The circle of women sent her on her way with a white taper, a bundle of sage and a ripped page from an old book with words she was supposed to say over her husband tonight as he slept. She stowed the materials in her purse and elected to walk to her parents’ house, which was really not so far from the bar where she had started the evening.
The night air felt cool around her legs as they pumped up the hill to the colonial cottage, the tight black fabric of her high school dress sliding up her thighs. She remembered those days after school at the YMCA and the tasteless plastic cheese of the Weight Watcher meals. Lying awake hungry but staying that way as the pounds dropped off. Living in a body that never really felt finished — always in the process of becoming more, or, rather less. The slide of Lou’s hands on that body until the familiar curves melted and failed to guide him anymore.

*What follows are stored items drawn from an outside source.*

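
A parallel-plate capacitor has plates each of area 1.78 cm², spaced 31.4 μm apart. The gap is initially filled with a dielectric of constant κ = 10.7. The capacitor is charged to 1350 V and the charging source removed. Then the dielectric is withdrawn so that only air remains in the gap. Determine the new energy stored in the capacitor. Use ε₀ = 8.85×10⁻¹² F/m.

A = 1.78 cm² = 1.78×10⁻⁴ m².
Initially C₁ = κε₀A/d = 10.7 × 8.85×10⁻¹² × 1.78×10⁻⁴ / 3.14×10⁻⁵ = 5.37×10⁻¹⁰ F.
U₁ = 4.89×10⁻⁴ J.
Isolated ⇒ Q is held fixed. C₂ = 0.0935 C₁ and U = Q²/(2C), so U₂/U₁ = C₁/C₂ = 10.7.
U₂ = 10.7 × 4.89×10⁻⁴ = 5.23×10⁻³ J.

U ≈ 5.23 mJ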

As she slide the key from under the mat and opened the door to her parents’ house, Lin touched the taper in her purse and wondered what it would be like to leave it all behind, to exit this life into another, a conscious reincarnation. She padded through the house softly on bare feet, pausing outside the door to the guest room, outside where her husband and Rose slept. And she stood there until morning, lost in thought, trying to picture the woman she could become.